3. The skilful hewing and fitting of the huge blocks of Wiltshire Sarsen stone are of the same stage in technical development as the triliths of Syria and Tripoli, and the great Doric temple of Segesta in Sicily, which latter was constructed about 415 B.C.

From these and similar indications he concludes that the gradual building of the great monument was probably between 300 and 150 B.C. He is now inclined to place the date earlier.

In 1901 a small committee of the Society of Antiquaries and two other societies reported on the desirability of setting upright a very large leaning stone at Stonehenge, which showed signs of breaking up as well as of falling still further down. It was successfully raised in September of that year, and it is from the necessary excavations—which were very carefully and scientifically conducted—that various data were collected by Mr.
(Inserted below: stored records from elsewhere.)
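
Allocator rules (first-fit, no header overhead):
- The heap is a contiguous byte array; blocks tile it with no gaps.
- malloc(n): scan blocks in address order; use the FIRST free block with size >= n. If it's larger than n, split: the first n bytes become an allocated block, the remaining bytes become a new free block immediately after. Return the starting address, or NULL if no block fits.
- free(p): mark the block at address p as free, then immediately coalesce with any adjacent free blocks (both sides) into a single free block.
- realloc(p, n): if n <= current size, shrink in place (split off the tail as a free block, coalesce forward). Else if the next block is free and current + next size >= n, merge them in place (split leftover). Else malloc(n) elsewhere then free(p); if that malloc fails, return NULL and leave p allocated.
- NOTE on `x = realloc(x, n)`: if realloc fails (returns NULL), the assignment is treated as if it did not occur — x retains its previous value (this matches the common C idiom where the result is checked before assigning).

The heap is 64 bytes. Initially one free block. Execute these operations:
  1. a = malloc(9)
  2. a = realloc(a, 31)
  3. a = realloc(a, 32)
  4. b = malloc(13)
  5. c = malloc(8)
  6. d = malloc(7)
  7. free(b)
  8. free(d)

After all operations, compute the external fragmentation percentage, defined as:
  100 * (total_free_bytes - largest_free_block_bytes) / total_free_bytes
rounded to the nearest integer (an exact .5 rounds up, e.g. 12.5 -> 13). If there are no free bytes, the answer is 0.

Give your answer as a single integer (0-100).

Op 1: a = malloc(9) -> a = 0; heap: [0-8 ALLOC][9-63 FREE]
Op 2: a = realloc(a, 31) -> a = 0; heap: [0-30 ALLOC][31-63 FREE]
Op 3: a = realloc(a, 32) -> a = 0; heap: [0-31 ALLOC][32-63 FREE]
Op 4: b = malloc(13) -> b = 32; heap: [0-31 ALLOC][32-44 ALLOC][45-63 FREE]
Op 5: c = malloc(8) -> c = 45; heap: [0-31 ALLOC][32-44 ALLOC][45-52 ALLOC][53-63 FREE]
Op 6: d = malloc(7) -> d = 53; heap: [0-31 ALLOC][32-44 ALLOC][45-52 ALLOC][53-59 ALLOC][60-63 FREE]
Op 7: free(b) -> (freed b); heap: [0-31 ALLOC][32-44 FREE][45-52 ALLOC][53-59 ALLOC][60-63 FREE]
Op 8: free(d) -> (freed d); heap: [0-31 ALLOC][32-44 FREE][45-52 ALLOC][53-63 FREE]
Free blocks: [13 11] total_free=24 largest=13 -> 100*(24-13)/24 = 1100/24 ≈ 45.833 -> rounds to 46

Answer: 46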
William Gowland, and printed in Archæologia, vol. 58 (1902).

No object of metal was found, except one small trace of bronze or copper. From this circumstance he concludes that Stonehenge was constructed at the time when the Neolithic Age was passing into the Bronze Age, and that has been tentatively placed at about 1400 B.C., or not later. Sir Norman Lockyer, he mentions, had recently attempted to determine the date on the hypothesis that the monument was a solar temple, since, as is well known, the midsummer sun rises exactly in the line of the chief avenue from the temple, and exactly over a large detached stone placed no doubt for this very purpose. He deduced a date as early as 1700 B.C.

It is disappointing to observe the discrepancy between these results. But it is particularly instructive, and a salutary warning to all who attempt scientific enquiries into historical problems, to note that both results are based on sound method. Good method, in short, is not sufficient: the data must also be adequate, and where indeterminate they must, as in this case, be approached, tested and used with the greatest caution. For instance, the absence of bronze tools is not conclusive evidence that the Bronze Age had not begun, and therefore that Stonehenge was earlier than about B.C. 1500, for the stone implements found were sufficient for their work and much more easily obtained than bronze tools. Moreover, the stone implements are stated not to be of the characteristic late Stone Age types, and may therefore have been improvised.